# Excited - New Pressure Canner!



## OldCootHillbilly (Jul 9, 2010)

Well it be used but very little. Lady what I got it from used it twice an didn't like it!:dunno:

It be a All-American 21 1/2 qt with everthin but the book. I can get that online. This gonna make cannin lots quicker!

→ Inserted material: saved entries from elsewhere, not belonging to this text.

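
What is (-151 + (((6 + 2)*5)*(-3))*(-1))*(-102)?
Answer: 3162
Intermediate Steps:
(-151 + (((6 + 2)*5)*(-3))*(-1))*(-102) = (-151 + ((8*5)*(-3))*(-1))*(-102) = (-151 + (40*(-3))*(-1))*(-102) = (-151 - 120*(-1))*(-102) = (-151 + 120)*(-102) = -31*(-102) = 3162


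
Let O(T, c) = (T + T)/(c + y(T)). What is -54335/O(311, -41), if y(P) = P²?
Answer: -2626553900/311 ≈ -8.4455e+6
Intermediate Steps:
O(T, c) = 2*T/(c + T²) (O(T, c) = (T + T)/(c + T²) = (2*T)/(c + T²) = 2*T/(c + T²))
-54335/O(311, -41) = -54335/(2*311/(-41 + 311²)) = -54335/(2*311/(-41 + 96721)) = -54335/(2*311/96680) = -54335/(2*311*(1/96680)) = -54335/311/48340 = -54335*48340/311 = -2626553900/311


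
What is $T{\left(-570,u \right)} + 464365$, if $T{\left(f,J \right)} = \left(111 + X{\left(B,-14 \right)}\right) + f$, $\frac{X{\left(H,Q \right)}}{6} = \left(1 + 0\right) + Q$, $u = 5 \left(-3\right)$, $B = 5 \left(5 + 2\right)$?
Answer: $463828$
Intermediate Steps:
$B = 35$ ($B = 5 \cdot 7 = 35$)
$u = -15$
$X{\left(H,Q \right)} = 6 + 6 Q$ ($X{\left(H,Q \right)} = 6 \left(\left(1 + 0\right) + Q\right) = 6 \left(1 + Q\right) = 6 + 6 Q$)
$T{\left(f,J \right)} = 33 + f$ ($T{\left(f,J \right)} = \left(111 + \left(6 + 6 \left(-14\right)\right)\right) + f = \left(111 + \left(6 - 84\right)\right) + f = \left(111 - 78\right) + f = 33 + f$)
$T{\left(-570,u \right)} + 464365 = \left(33 - 570\right) + 464365 = -537 + 464365 = 463828$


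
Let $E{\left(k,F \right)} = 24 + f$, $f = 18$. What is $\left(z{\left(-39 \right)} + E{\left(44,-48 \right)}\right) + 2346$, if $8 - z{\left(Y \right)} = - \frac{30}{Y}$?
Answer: $\frac{31138}{13} \approx 2395.2$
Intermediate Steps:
$z{\left(Y \right)} = 8 + \frac{30}{Y}$ ($z{\left(Y \right)} = 8 - - \frac{30}{Y} = 8 + \frac{30}{Y}$)
$E{\left(k,F \right)} = 42$ ($E{\left(k,F \right)} = 24 + 18 = 42$)
$\left(z{\left(-39 \right)} + E{\left(44,-48 \right)}\right) + 2346 = \left(\left(8 + \frac{30}{-39}\right) + 42\right) + 2346 = \left(\left(8 + 30 \left(- \frac{1}{39}\right)\right) + 42\right) + 2346 = \left(\left(8 - \frac{10}{13}\right) + 42\right) + 2346 = \left(\frac{94}{13} + 42\right) + 2346 = \frac{640}{13} + 2346 = \frac{31138}{13}$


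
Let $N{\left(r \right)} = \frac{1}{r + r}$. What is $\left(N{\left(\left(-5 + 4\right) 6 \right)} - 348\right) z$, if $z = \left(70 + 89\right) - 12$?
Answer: $- \frac{204673}{4} \approx -51168.0$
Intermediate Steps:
$z = 147$ ($z = 159 - 12 = 147$)
$N{\left(r \right)} = \frac{1}{2 r}$
$\left(N{\left(\left(-5 + 4\right) 6 \right)} - 348\right) z = \left(\frac{1}{2 \left(-5 + 4\right) 6} - 348\right) 147 = \left(\frac{1}{2 \left(\left(-1\right) 6\right)} - 348\right) 147 = \left(\frac{1}{2 \left(-6\right)} - 348\right) 147 = \left(\frac{1}{2} \left(- \frac{1}{6}\right) - 348\right) 147 = \left(- \frac{1}{12} - 348\right) 147 = \left(- \frac{4177}{12}\right) 147 = - \frac{204673}{4}$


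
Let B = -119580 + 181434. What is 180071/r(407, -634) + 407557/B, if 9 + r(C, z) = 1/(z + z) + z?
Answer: -1532314904543/5603456950 ≈ -273.46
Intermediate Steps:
B = 61854
r(C, z) = -9 + z + 1/(2*z) (r(C, z) = -9 + (1/(z + z) + z) = -9 + (1/(2*z) + z) = -9 + (z + 1/(2*z)) = -9 + z + 1/(2*z))
180071/r(407, -634) + 407557/B = 180071/(-9 - 634 + (½)/(-634)) + 407557/61854 = 180071/(-9 - 634 + (½)*(-1/634)) + 407557*(1/61854) = 180071/(-9 - 634 - 1/1268) + 407557/61854 = 180071/(-815325/1268) + 407557/61854 = 180071*(-1268/815325) + 407557/61854 = -228330028/815325 + 407557/61854 = -1532314904543/5603456950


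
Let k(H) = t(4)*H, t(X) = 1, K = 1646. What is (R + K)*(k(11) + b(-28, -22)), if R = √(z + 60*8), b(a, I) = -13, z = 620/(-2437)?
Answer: -3292 - 28*√14536705/2437 ≈ -3335.8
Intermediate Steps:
z = -620/2437 (z = 620*(-1/2437) = -620/2437 ≈ -0.25441)
k(H) = H (k(H) = 1*H = H)
R = 14*√14536705/2437 (R = √(-620/2437 + 60*8) = √(-620/2437 + 480) = √(1169140/2437) = 14*√14536705/2437 ≈ 21.903)
(R + K)*(k(11) + b(-28, -22)) = (14*√14536705/2437 + 1646)*(11 - 13) = (1646 + 14*√14536705/2437)*(-2) = -3292 - 28*√14536705/2437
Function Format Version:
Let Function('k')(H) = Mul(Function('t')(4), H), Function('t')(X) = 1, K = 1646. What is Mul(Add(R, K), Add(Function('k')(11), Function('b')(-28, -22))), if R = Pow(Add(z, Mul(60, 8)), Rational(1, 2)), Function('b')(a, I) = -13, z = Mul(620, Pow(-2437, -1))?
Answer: Add(-3292, Mul(Rational(-28, 2437), Pow(14536705, Rational(1, 2)))) ≈ -3335.8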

The best part, she sold it ta me fer $30, I couldn't beleive it!:2thumb:


----------



## RevWC (Mar 28, 2011)

Score!!!!!!!!!!!!!!


----------



## goshengirl (Dec 18, 2010)

Now that is AWESOME! :2thumb:


----------



## UncleJoe (Jan 11, 2009)

That's a great deal!!!

Now you have a whole new world of canning to experience. :beercheer:


----------



## PamsPride (Dec 21, 2010)

WOW!! Way to go! You got a great deal! They are going for $200 on Amazon! All American Canner!


----------



## snappy1 (Sep 2, 2010)

That was a wonderful deal! Congratulations!!!!


----------



## *Andi (Nov 8, 2009)

Very nice and what a deal! :congrat:


----------



## efbjr (Oct 20, 2008)

*Big...*

Looks to be about the size of a nuclear reactor!  :2thumb:


----------



## Quills (Jun 14, 2011)

I have one of those -- you are going to LOVE it!


----------



## OldCootHillbilly (Jul 9, 2010)

efbjr said:


> Looks to be about the size of a nuclear reactor!  :2thumb:


I kinda thought that to. Sittin on the seat a the truck, wondered if folk at the stop lights wondered about it!


----------



## Meerkat (May 31, 2011)

OldCootHillbilly said:


> Well it be used but very little. Lady what I got it from used it twice an didn't like it!:dunno:
> 
> It be a All-American 21 1/2 qt with everthin but the book. I can get that online. This gonna make cannin lots quicker!
> 
> ...


 Give a hoot ,Coot!:congrat:Thats a good deal.

I waited for a long time to buy ours.But I paid full price $120 for it.Then did'nt get to use for 2 years.:wave:


----------



## Kai22 (Apr 30, 2011)

What a great deal! You will love it!!!


----------



## Jason (Jul 25, 2009)

Excellent score! You'll smile every time you use that canner!


----------